InvestiCAT

Inspiration

As students, we began by exploring everyday problems that lacked complete solutions. Our initial brainstorming led us to the concept of timeline visualization, though we weren't immediately certain how to apply it meaningfully. Through targeted research into professional workflows, we discovered a significant pain point in the legal industry: attorneys spend weeks manually creating case chronologies from discovery documents. This process involves cross-referencing hundreds of pages across contracts, emails, depositions, and court filings, work that is both time intensive and error prone. We realized this represented a perfect opportunity to apply AI automation. Rather than lawyers spending billable hours on document organization, they could focus on legal analysis and strategy. The timeline concept suddenly had clear purpose: transform scattered legal evidence into structured, interactive chronologies that preserve the precision and source attribution critical to legal work. This discovery shaped our mission to build InvestiCAT, not just another timeline tool, but a specialized solution for legal professionals facing document overload in complex cases.

What it does

InvestiCAT transforms scattered legal documents into intelligent, interactive timelines. The system:

Processes multiple document formats (PDF, DOCX) using advanced text extraction
Extracts timeline events automatically using OpenAI's API
Identifies key information including dates, participants, locations, and legal significance
Creates structured data compatible with Neo4j graph database for relationship mapping
Generates exportable timelines suitable for legal briefs and court presentations
Enables intelligent timeline querying through CedarOS-powered conversational interface that answers questions like "What happened between January and March?" or "Who was involved in the contract negotiations?"
Offers natural language interaction allowing legal professionals to explore timeline data conversationally rather than manually searching through events

How we built it

Backend Architecture: Document Processing: Python based ETL pipeline using pdfplumber and python-docx for text extraction AI Event Extraction: An OpenAI model with custom prompts optimized for legal document analysis Data Structure: Neo4j knowledge graph database with nodes for Documents, Events, Dates, Locations, Entities, and Users API Layer: RESTful endpoints for document upload and timeline data retrieval

Frontend Development: Cedar Framework: React-based interface using Cedar-OS for advanced AI features Timeline Visualization: An Interactive timeline Filtering System: Real-time event filtering by document source, date range, and content Responsive Design: Optimized for desktop use in legal environments

Key Technical Decisions: Separated document-level processing from investigation management for scalable architecture Implemented fallback pattern matching for offline operation when OpenAI API is unavailable Used environment variables for secure API key management Designed schema to support multi-document investigations while processing individual files

Challenges we ran into

One main thing we struggled with was connecting all of the moving parts - An OpenAI model for event extraction, Python ETL for processing, Neo4J for graph storage, and CedarOS for the frontend - into a seamless system, all while keeping accuracy and precision with legal documents.

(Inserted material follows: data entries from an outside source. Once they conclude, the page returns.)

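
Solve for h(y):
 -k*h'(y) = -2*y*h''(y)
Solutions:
 h(y) = C1 + y^(re(k)/2 + 1)*(C2*sin(log(y)*Abs(im(k))/2) + C3*cos(log(y)*im(k)/2))


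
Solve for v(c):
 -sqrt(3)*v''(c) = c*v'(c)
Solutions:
 v(c) = C1 + C2*erf(sqrt(2)*3^(3/4)*c/6)


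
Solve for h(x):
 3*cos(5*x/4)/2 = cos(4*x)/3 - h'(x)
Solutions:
 h(x) = C1 - 6*sin(5*x/4)/5 + sin(4*x)/12


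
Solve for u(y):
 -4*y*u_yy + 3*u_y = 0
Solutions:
 u(y) = C1 + C2*y^(7/4)


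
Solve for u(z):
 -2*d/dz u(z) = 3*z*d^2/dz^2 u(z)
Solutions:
 u(z) = C1 + C2*z^(1/3)


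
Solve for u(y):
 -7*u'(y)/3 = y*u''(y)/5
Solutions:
 u(y) = C1 + C2/y^(32/3)


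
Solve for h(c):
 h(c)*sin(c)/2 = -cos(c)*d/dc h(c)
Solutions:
 h(c) = C1*sqrt(cos(c))


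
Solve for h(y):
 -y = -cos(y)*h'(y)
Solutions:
 h(y) = C1 + Integral(y/cos(y), y)


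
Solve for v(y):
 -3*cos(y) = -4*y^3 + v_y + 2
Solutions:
 v(y) = C1 + y^4 - 2*y - 3*sin(y)


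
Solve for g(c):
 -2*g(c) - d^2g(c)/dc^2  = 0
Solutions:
 g(c) = C1*sin(sqrt(2)*c) + C2*cos(sqrt(2)*c)


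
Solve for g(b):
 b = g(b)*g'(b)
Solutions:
 g(b) = -sqrt(C1 + b^2)
 g(b) = sqrt(C1 + b^2)


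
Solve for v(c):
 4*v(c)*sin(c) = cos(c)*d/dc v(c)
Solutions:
 v(c) = C1/cos(c)^4


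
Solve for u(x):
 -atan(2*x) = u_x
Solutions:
 u(x) = C1 - x*atan(2*x) + log(4*x^2 + 1)/4


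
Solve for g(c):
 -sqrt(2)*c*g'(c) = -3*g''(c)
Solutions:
 g(c) = C1 + C2*erfi(2^(3/4)*sqrt(3)*c/6)


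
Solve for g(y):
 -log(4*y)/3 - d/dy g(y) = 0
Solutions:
 g(y) = C1 - y*log(y)/3 - 2*y*log(2)/3 + y/3


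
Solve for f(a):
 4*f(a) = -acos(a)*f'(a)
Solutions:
 f(a) = C1*exp(-4*Integral(1/acos(a), a))


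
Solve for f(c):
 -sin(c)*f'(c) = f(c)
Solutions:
 f(c) = C1*sqrt(cos(c) + 1)/sqrt(cos(c) - 1)


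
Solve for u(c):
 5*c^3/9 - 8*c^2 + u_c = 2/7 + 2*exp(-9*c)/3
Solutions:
 u(c) = C1 - 5*c^4/36 + 8*c^3/3 + 2*c/7 - 2*exp(-9*c)/27


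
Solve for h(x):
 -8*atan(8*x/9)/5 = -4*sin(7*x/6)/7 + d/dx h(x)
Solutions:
 h(x) = C1 - 8*x*atan(8*x/9)/5 + 9*log(64*x^2 + 81)/10 - 24*cos(7*x/6)/49


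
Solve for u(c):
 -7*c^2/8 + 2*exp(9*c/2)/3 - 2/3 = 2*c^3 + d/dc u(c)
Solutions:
 u(c) = C1 - c^4/2 - 7*c^3/24 - 2*c/3 + 4*exp(9*c/2)/27


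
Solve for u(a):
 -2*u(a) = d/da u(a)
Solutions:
 u(a) = C1*exp(-2*a)


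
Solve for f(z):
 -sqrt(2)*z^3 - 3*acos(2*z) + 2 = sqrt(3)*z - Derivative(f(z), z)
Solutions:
 f(z) = C1 + sqrt(2)*z^4/4 + sqrt(3)*z^2/2 + 3*z*acos(2*z) - 2*z - 3*sqrt(1 - 4*z^2)/2


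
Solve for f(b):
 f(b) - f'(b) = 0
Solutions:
 f(b) = C1*exp(b)


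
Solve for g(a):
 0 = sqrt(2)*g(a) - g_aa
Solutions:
 g(a) = C1*exp(-2^(1/4)*a) + C2*exp(2^(1/4)*a)


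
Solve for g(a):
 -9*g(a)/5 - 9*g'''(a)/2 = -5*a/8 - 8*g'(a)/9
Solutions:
 g(a) = C1*exp(a*(80*45^(1/3)/(sqrt(42739521) + 6561)^(1/3) + 75^(1/3)*(sqrt(42739521) + 6561)^(1/3))/270)*sin(3^(1/6)*5^(1/3)*a*(-3^(2/3)*5^(1/3)*(sqrt(42739521) + 6561)^(1/3) + 240/(sqrt(42739521) + 6561)^(1/3))/270) + C2*exp(a*(80*45^(1/3)/(sqrt(42739521) + 6561)^(1/3) + 75^(1/3)*(sqrt(42739521) + 6561)^(1/3))/270)*cos(3^(1/6)*5^(1/3)*a*(-3^(2/3)*5^(1/3)*(sqrt(42739521) + 6561)^(1/3) + 240/(sqrt(42739521) + 6561)^(1/3))/270) + C3*exp(-a*(80*45^(1/3)/(sqrt(42739521) + 6561)^(1/3) + 75^(1/3)*(sqrt(42739521) + 6561)^(1/3))/135) + 25*a/72 + 125/729


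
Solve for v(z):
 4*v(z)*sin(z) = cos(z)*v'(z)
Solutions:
 v(z) = C1/cos(z)^4


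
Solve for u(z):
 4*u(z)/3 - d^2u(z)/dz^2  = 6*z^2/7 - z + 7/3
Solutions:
 u(z) = C1*exp(-2*sqrt(3)*z/3) + C2*exp(2*sqrt(3)*z/3) + 9*z^2/14 - 3*z/4 + 19/7


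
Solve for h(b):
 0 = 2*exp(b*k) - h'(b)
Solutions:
 h(b) = C1 + 2*exp(b*k)/k


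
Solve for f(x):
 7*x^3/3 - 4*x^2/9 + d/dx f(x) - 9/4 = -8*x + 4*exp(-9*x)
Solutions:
 f(x) = C1 - 7*x^4/12 + 4*x^3/27 - 4*x^2 + 9*x/4 - 4*exp(-9*x)/9


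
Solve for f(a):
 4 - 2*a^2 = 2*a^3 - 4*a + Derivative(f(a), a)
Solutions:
 f(a) = C1 - a^4/2 - 2*a^3/3 + 2*a^2 + 4*a


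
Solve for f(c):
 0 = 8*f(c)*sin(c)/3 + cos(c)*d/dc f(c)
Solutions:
 f(c) = C1*cos(c)^(8/3)


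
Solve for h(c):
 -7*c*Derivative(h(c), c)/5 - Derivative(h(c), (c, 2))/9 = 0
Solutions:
 h(c) = C1 + C2*erf(3*sqrt(70)*c/10)


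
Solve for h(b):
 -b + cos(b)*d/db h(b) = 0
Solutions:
 h(b) = C1 + Integral(b/cos(b), b)


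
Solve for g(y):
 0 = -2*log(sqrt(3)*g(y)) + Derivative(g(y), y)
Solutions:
 -Integral(1/(2*log(_y) + log(3)), (_y, g(y))) = C1 - y


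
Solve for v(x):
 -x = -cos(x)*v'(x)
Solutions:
 v(x) = C1 + Integral(x/cos(x), x)


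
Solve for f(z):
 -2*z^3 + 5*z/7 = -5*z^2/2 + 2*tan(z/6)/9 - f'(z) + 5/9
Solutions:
 f(z) = C1 + z^4/2 - 5*z^3/6 - 5*z^2/14 + 5*z/9 - 4*log(cos(z/6))/3


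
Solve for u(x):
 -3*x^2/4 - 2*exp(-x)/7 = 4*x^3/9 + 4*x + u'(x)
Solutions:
 u(x) = C1 - x^4/9 - x^3/4 - 2*x^2 + 2*exp(-x)/7


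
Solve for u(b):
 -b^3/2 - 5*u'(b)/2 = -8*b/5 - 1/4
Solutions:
 u(b) = C1 - b^4/20 + 8*b^2/25 + b/10


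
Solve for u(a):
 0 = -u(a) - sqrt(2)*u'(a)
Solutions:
 u(a) = C1*exp(-sqrt(2)*a/2)


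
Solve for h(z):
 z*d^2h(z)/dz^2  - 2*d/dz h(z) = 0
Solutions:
 h(z) = C1 + C2*z^3


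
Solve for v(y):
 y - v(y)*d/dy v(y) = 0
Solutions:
 v(y) = -sqrt(C1 + y^2)
 v(y) = sqrt(C1 + y^2)


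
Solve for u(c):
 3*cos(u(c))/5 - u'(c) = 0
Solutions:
 -3*c/5 - log(sin(u(c)) - 1)/2 + log(sin(u(c)) + 1)/2 = C1


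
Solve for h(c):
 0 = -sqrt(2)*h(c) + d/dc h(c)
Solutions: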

Accomplishments that we're proud of

A highlight for us was managing to successfully build a complete end-to-end pipeline in just a weekend. Seeing everything come together into a working demo showed us the real impact and potential, even, that this tool could have for legal professionals.

What we learned

Our understanding of how to effectively use LLMs in development grew significantly through both hands-on implementation and workshops throughout the hackathon. We also saw how combining AI with graph databases and visualization frameworks can create practical, trustworthy solutions for real industries. Most importantly, we learned a lot about the potential of AI frameworks and tools like CedarOS and Mastra in which agents can work behind the scenes to power tools and streamline workflows.

What's next for InvestiCAT

Moving forward, we will be adding more interactive visualizations for analysis, introduce collaboration features for legal teams, and expand on AI-to-data interactions with CedarOS integrations. With the explainability and interpretability of Neo4J's graph database structure, developers can extend InvestiCAT with custom visualizations, integrate new data sources, and seamlesslylink LLMs to the graph for new context-aware features.